The strangers have faces, and the names are now no longer a crytograph that speaks to me in half remembered memes and smurf accounts. I know I have to keep pressing the button on matches, keep logging in on Saturdays, keep my eye close. If I look away, only one of the contenders will make it a few more months.
HAWKEN and MARVEL RIVALS are recipients of A KEIGHLEY – an award that we’ve decided to give out yearly at Deep Hell Dot Com for games that are special in ways that run deeper then our hearts or what we feel like playing them. We deserve Hawken and more of them, but: the future remains unchanged, and it will be another half decade of premium skins and battle passes. One, seemingly cannot exist without the other: an award for every category. When one closes down by summertime next year, will there be more articles from people celebrating it, or saying that it was a sad example of not enough fans supporting something?
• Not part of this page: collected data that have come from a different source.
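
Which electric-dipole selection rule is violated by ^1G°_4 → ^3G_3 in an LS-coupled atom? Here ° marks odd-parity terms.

the ΔS = 0 rule

Initial level: S=0, L=4, J=4, parity odd. Final level: S=1, L=4, J=3, parity even.
ΔJ = 0, ±1 (not J=0↔0): J: 4 → 3, ΔJ = -1 — satisfied.
Parity must change: odd → even — satisfied.
ΔS = 0: S: 0 → 1 — violated.
ΔL = 0, ±1 (not L=0↔0): L: 4 → 4, ΔL = +0 — satisfied.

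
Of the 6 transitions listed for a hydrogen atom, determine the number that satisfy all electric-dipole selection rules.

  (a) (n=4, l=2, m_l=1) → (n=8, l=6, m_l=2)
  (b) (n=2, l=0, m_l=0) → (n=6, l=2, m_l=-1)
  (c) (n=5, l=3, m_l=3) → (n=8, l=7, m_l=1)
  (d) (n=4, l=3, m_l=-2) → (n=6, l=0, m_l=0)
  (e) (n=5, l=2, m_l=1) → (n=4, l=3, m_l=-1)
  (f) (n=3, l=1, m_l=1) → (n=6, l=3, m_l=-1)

0

(a) forbidden — Δl = +4 (E1 requires Δl = ±1)
(b) forbidden — Δl = +2 (E1 requires Δl = ±1)
(c) forbidden — Δl = +4 (E1 requires Δl = ±1); Δm_l = -2 (E1 requires Δm_l = 0, ±1)
(d) forbidden — Δl = -3 (E1 requires Δl = ±1); Δm_l = +2 (E1 requires Δm_l = 0, ±1)
(e) forbidden — Δm_l = -2 (E1 requires Δm_l = 0, ±1)
(f) forbidden — Δl = +2 (E1 requires Δl = ±1); Δm_l = -2 (E1 requires Δm_l = 0, ±1)
Total allowed: 0 of 6.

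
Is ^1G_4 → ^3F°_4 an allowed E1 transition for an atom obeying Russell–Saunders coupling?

forbidden

Initial level: S=0, L=4, J=4, parity even. Final level: S=1, L=3, J=4, parity odd.
ΔS = 0: S: 0 → 1 — fails.
ΔJ = 0, ±1 (not J=0↔0): J: 4 → 4, ΔJ = +0 — ok.
Parity must change: even → odd — ok.
ΔL = 0, ±1 (not L=0↔0): L: 4 → 3, ΔL = -1 — ok.
Rule(s) violated: ΔS.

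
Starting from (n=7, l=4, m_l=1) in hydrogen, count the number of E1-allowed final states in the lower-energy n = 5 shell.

3

E1 requires Δl = ±1, so l_f ∈ {3, 5}; with 0 ≤ l_f ≤ n_f−1 = 4, the allowed l_f values are {3}.
For l_f = 3: m_f ∈ {m_i−1, m_i, m_i+1} ∩ [−3, 3] = {0, 1, 2} → 3 states.
Total: 3.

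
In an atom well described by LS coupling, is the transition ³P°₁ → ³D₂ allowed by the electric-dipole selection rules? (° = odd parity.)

allowed

ΔL = 0, ±1 (not L=0↔0): L: 1 → 2, ΔL = +1 — ✓.
ΔJ = 0, ±1 (not J=0↔0): J: 1 → 2, ΔJ = +1 — ✓.
ΔS = 0: S: 1 → 1 — ✓.
Parity must change: odd → even — ✓.
All four E1 rules are satisfied.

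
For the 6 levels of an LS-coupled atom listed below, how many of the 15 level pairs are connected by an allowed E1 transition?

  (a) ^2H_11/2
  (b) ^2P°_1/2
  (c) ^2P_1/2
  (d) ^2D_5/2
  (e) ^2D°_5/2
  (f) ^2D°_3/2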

It seems harder and harder to cover projects like these as anything other than a eulogy.
Next year, it’s possible that time, like all things, will come for Hawken as much as it is that Marvel Rivals bleeds players every night post launch unless the treadmill keeps going. One will be sustained by people seeking it out, and the other will be sustained because it’ll be in every YouTube and Facebook short and five second vid-vertisement that can sell shelf space. Will it be on stage as the best hero-shooter of the year at The Game Awards, coasting on the public perception to always being willing to choke down more Marvel in any form, supported by the lobbies full of teenagers eked inside by the comfortable bright colors of recognizable media properties? Here we find ourselves asking at the end of the year: is there no more room in hell for videogames?